ATHLETICS FACES GENERATIONAL CRISIS 70 YEARS ON FROM SIR ROGER BANNISTER'S RACE OF LIFETIME

When Roger Bannister ran the first sub-four-minute mile, he declared: “The moment of a lifetime had come.”

Yet seventy years on from that seismic day on cinder at Oxford’s Iffley Road, athletics approaches an Olympic summer battling with an identity crisis that threatens this lifetime.

Records have become distorted, new technology has transformed what is possible. And while the sport fights for eyeballs, nudged to the fringes as football reigns more supremely than ever, there are disputes over how the professional calendar is structured.

This Friday a number of British athletes are set to compete in a Diamond League event in Doha that will barely appear on the radar of fans. Former 200m and 400m record holder Michael Johnson has secured more than £25m in funding as he attempts to get a rival competition off the ground because, he says, the Diamond League is failing the sport.

But as triple jump legend Jonathan Edwards says: “Athletics has been struggling since [Usain] Bolt retired. It was one of the premier sports in the world and has now lost its position. And there is muddled thinking around what the sport needs.”

If the battle for acquiring new attention is proving strenuous, many within the sport continue to wrestle with how changes to footwear in the past six years has altered the landscape – especially across longer distances.

Critics argue the carbon revolution has made a mockery of history and times must not be compared. But is that not the equivalent of saying tennis rackets or golf clubs should still be made of wood?

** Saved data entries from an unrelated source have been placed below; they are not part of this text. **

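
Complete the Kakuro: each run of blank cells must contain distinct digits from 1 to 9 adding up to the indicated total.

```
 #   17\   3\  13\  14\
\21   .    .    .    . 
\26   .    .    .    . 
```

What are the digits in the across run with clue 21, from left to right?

17 in 2 cells must be {8,9}; 3 in 2 cells must be {1,2}.
Only 2 fits R2C2 under both its across sum 26 and down sum 3.
R1C2 = 3 − 2 = 1 completes the 3 down.
Nothing is forced directly, so branch on R1C1, whose candidates are 8 or 9. If R1C1 = 8: that forces R2C1 = 9, R2C4 = 8, after which R1C4 would have to be in {3,5,7,9} for the 21 across but in {6} for the 14 down — contradiction. So R1C1 = 9.
R2C1 = 17 − 9 = 8 completes the 17 down.
R2C4 = 9: the only remaining digit allowed by both the 26 across and the 14 down.
R1C4 = 14 − 9 = 5 completes the 14 down.
R2C3 = 26 − 19 = 7 completes the 26 across.
R1C3 = 21 − 15 = 6 completes the 21 across.

9, 1, 6, 5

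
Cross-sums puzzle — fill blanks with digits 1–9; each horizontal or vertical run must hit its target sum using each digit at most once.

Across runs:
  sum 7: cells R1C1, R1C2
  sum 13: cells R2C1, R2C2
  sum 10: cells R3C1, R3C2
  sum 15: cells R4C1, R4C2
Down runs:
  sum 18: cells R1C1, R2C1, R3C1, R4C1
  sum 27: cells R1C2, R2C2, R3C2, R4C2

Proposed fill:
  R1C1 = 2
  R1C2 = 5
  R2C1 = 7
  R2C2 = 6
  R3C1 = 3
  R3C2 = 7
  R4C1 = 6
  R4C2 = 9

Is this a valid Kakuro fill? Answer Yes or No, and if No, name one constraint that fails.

Yes

Across: 2+5=7; 7+6=13; 3+7=10; 6+9=15. Down: 2+7+3+6=18; 5+6+7+9=27. No digit repeats within any run.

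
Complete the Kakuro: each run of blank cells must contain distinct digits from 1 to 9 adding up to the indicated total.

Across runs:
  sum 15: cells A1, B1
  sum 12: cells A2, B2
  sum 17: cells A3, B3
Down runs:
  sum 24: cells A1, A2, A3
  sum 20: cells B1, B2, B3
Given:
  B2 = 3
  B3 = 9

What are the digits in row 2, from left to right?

9 3

17 in 2 cells must be {8,9}; 24 in 3 cells must be {7,8,9}.
B1 = 20 − 12 = 8 completes the 20 down.
A2 = 12 − 3 = 9 completes the 12 across.
A3 = 17 − 9 = 8 completes the 17 across.
A1 = 15 − 8 = 7 completes the 15 across.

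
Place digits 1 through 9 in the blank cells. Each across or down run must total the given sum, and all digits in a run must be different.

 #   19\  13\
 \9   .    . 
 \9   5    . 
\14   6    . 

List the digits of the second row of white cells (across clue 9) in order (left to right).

5 4

R1C1 = 19 − 11 = 8 completes the 19 down.
R1C2 = 9 − 8 = 1 completes the 9 across.
R2C2 = 9 − 5 = 4 completes the 9 across.
R3C2 = 14 − 6 = 8 completes the 14 across.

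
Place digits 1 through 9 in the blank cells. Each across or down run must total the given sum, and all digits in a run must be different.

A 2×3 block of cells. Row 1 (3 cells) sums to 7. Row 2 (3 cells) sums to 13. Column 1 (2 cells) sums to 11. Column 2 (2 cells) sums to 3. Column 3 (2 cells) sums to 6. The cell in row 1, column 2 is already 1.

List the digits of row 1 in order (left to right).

4 1 2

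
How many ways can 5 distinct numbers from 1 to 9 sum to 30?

5 distinct digits from 1–9 sum between 15 and 35.
Enumerating: {1,5,7,8,9}, {2,4,7,8,9}, {2,5,6,8,9}, {3,4,6,8,9}, {3,5,6,7,9}, {4,5,6,7,8}.

6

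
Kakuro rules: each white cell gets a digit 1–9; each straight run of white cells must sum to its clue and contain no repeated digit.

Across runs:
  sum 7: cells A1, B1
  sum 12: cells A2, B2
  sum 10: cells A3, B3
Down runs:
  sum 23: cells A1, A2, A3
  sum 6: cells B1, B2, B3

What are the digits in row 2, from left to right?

9 3

23 in 3 cells must be {6,8,9}; 6 in 3 cells must be {1,2,3}.
The 7 across and the 23 down share only 6, so A1 = 6.
B1 = 7 − 6 = 1 completes the 7 across.
Given what's placed, B2 must be 3 to fit the 12 across and 6 down.
B3 = 6 − 4 = 2 completes the 6 down.
A2 = 12 − 3 = 9 completes the 12 across.
A3 = 10 − 2 = 8 completes the 10 across.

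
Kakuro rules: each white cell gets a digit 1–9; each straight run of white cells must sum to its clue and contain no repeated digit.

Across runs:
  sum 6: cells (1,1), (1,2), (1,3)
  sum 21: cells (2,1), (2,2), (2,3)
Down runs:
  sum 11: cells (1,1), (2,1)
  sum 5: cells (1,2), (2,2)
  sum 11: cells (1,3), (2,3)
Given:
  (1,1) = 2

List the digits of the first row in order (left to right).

6 in 3 cells must be {1,2,3}.
Given what's placed, (1,3) must be 3 to fit the 6 across and 11 down.
(2,1) = 11 − 2 = 9 completes the 11 down.
(2,2) = 4: the only remaining digit allowed by both the 21 across and the 5 down.
(2,3) = 21 − 13 = 8 completes the 21 across.
(1,2) = 6 − 5 = 1 completes the 6 across.

2, 1, 3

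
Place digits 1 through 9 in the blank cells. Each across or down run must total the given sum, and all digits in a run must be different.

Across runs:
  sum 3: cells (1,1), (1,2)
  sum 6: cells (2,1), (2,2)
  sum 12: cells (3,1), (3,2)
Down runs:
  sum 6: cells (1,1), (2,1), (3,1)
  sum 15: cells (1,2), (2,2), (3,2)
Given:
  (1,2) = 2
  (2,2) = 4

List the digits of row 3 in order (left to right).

3, 9

3 in 2 cells must be {1,2}; 6 in 3 cells must be {1,2,3}.
(1,1) = 3 − 2 = 1 completes the 3 across.
(2,1) = 6 − 4 = 2 completes the 6 across.
(3,1) = 6 − 3 = 3 completes the 6 down.
(3,2) = 12 − 3 = 9 completes the 12 across.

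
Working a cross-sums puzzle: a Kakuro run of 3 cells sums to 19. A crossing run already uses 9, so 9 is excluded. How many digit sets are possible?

3 distinct digits from 1–9 sum between 6 and 24.
Dropping sets that contain 9.
Enumerating: {4,7,8}, {5,6,8}.

2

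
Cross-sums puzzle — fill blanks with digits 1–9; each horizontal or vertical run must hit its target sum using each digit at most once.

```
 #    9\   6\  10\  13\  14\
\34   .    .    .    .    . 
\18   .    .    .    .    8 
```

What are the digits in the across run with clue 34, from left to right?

8, 4, 7, 9, 6

34 in 5 cells must be {4,6,7,8,9}.
Intersecting the 34 across with the 6 down forces R1C2 = 4.
R1C5 = 14 − 8 = 6 completes the 14 down.
R2C2 = 6 − 4 = 2 completes the 6 down.
R2C4 = 4: the only remaining digit allowed by both the 18 across and the 13 down.
R1C4 = 13 − 4 = 9 completes the 13 down.
Nothing is forced directly, so branch on R2C1, whose candidates are 1 or 3. If R2C1 = 3: then R1C1 would have to be in {7,8} for the 34 across but in {6} for the 9 down — contradiction. So R2C1 = 1.
R1C1 = 9 − 1 = 8 completes the 9 down.
R1C3 = 34 − 27 = 7 completes the 34 across.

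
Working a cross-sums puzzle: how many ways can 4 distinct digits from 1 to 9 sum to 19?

11

4 distinct digits from 1–9 sum between 10 and 30.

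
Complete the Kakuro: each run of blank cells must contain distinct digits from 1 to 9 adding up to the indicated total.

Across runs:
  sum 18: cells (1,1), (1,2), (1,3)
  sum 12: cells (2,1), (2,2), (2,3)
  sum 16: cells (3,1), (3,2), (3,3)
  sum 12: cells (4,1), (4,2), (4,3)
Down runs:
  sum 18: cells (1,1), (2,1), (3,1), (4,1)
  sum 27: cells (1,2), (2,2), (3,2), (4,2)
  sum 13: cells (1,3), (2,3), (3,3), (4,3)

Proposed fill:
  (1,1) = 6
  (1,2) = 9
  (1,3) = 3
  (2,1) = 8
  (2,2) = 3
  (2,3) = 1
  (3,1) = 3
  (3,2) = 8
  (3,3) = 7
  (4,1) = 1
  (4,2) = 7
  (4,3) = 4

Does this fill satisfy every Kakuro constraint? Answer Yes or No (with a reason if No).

No — the down run (1,3)–(4,3) sums to 15, not 13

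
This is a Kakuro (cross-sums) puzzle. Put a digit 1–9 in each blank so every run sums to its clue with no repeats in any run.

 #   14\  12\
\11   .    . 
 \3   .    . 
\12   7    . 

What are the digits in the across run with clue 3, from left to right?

3 in 2 cells must be {1,2}.
R3C2 = 12 − 7 = 5 completes the 12 across.
R2C2 = 1: the only remaining digit allowed by both the 3 across and the 12 down.
R1C2 = 12 − 6 = 6 completes the 12 down.
R2C1 = 3 − 1 = 2 completes the 3 across.
R1C1 = 11 − 6 = 5 completes the 11 across.

2 1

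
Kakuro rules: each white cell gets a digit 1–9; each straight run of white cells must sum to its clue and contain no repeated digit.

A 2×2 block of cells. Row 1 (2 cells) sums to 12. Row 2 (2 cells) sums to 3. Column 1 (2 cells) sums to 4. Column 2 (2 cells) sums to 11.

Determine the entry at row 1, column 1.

3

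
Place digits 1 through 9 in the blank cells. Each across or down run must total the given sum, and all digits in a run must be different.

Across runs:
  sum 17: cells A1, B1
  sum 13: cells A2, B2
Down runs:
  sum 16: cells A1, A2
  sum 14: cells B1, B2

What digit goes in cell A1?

17 in 2 cells must be {8,9}; 16 in 2 cells must be {7,9}.
The 17 across and the 16 down share only 9, so A1 = 9.
B1 = 17 − 9 = 8 completes the 17 across.
A2 = 16 − 9 = 7 completes the 16 down.
B2 = 13 − 7 = 6 completes the 13 across.

9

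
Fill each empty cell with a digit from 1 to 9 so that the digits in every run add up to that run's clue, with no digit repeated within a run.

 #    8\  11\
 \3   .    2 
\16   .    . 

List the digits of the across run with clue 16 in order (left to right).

3 in 2 cells must be {1,2}; 16 in 2 cells must be {7,9}.
R1C1 = 3 − 2 = 1 completes the 3 across.
R2C1 = 8 − 1 = 7 completes the 8 down.
R2C2 = 16 − 7 = 9 completes the 16 across.

7 9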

“You can never ignore history,” Colin Jackson says. “It’s never the same. You’ve got to move with the times, go with it. You need to support technology.”

The former hurdling star believes the only thing that matters is ensuring a level playing field between current competitors. “They are all wearing the same shoes now so it’s like-for-like comparing, he says. “We’re not in the past, we’re here.”

Edwards, meanwhile, believes that beyond “incremental changes” the sport had been living in the “dark ages”. Yet Bannister’s achievement was undoubtedly aided by that era’s cutting-edge equipment, a forefather to marginal gains that rubbed off on friends and rivals.

Chris Brasher, co-founder of the London marathon, acted as pacemaker at Iffley Road and two years later went on to win Olympic gold in the 3,000m steeplechase.

His son Hugh, now London’s race director, says: “What the sub-four minute mile did was spur my father on. My father prepared as well as he could in 1956. He had the best coach, he went to Australia six weeks before, he had [specialised] contact lenses in case it rained.”

Simply looking at Bannister’s spikes, auctioned off for more than £250,000 in 2015, could blister the feet of modern stars. But for the era they were innovative, specially made for Bannister and a third lighter than what rivals were putting on.

In the seven decades since, 259 British men have broken the same barrier. The record, last set by Hicham El Guerrouj well before the shoe revolution in 1999, sits at 3:43 but that has perhaps only lasted because the distance is now so seldom run.

Another example of a sport moving on, entering new territory – even if sometimes the popularity waxes and wanes. And as Bannister wrote in The First Four Minutes : “Life must be lived forwards even if sometimes it only makes sense as we look back.”